Les producteurs ont parié sur une ambiance sombre pour leur vision de Daredevil, un choix très moderne et qui a déjà fait ses preuves chez Christopher Nolan. Mais on peut dire que le responsable de la photographie a mis le paquet sur cet aspect, avec treize épisodes qui ne sortent jamais vraiment de la nuit et de scènes toutes aussi sombres les unes que les autres. Pour une série qui évoque le quotidien d’un aveugle, on peut comprendre la logique, même si on peut trouver que c’est parfois un petit peu trop systématique. La vision de la ville et surtout du quartier de Hell’s Kitchen où se déroule l’essentiel de l’action est elle aussi pleine de noirceur et cette fois c’est plus convaincant. L’ensemble est plutôt réaliste, même si le pouvoir de Wilson Fisk qui semble infini est un petit peu suspect. Il faut dire que le méchant est à la tête d’une organisation mafieuse qui contrôle tout, jusqu’à la police, aux médias et aux juges. Il semble tout-puissant et les scénaristes auraient peut-être mieux fait de le montrer sous un angle plus mesuré. D’ailleurs, ce personnage et de nombreux autres personnages secondaires souffrent de quelques faiblesses du côté de l’écriture. Ils sont souvent intéressants et parfois très bien interprétés — Vincent D’Onofrio, que l’on avait brillamment découvert dans Full Metal Jacket est vraiment pas mal en brute épaisse qui sait faire preuve de tendresse terrifiante en même temps —, mais il leur manque parfois un petit peu d’épaisseur. On ne comprend pas toujours leurs motivations et certaines situations restent obscures jusqu’au bout.

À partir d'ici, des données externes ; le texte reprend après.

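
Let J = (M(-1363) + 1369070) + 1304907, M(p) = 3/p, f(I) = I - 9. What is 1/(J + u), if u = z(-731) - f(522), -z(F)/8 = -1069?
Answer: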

Pourquoi Wilson s’entiche brutalement de cette femme que l’on ne comprend jamais vraiment ? Pourquoi Claire disparaît soudainement sans laisser de traces ? Pourquoi Foggy et Karen ne vont jamais plus loin dans leurs relations ? Peut-être qu’une saison ne suffisait pas, mais Daredevil pèche dans ces relations, trop rapidement évoquées en général, si bien que ses personnages manquent un petit peu de corps. Dans un tout autre registre, les scènes de combat sont un petit peu trop systématiques et ne sont pas aussi spectaculaires qu’on l’aurait aimé.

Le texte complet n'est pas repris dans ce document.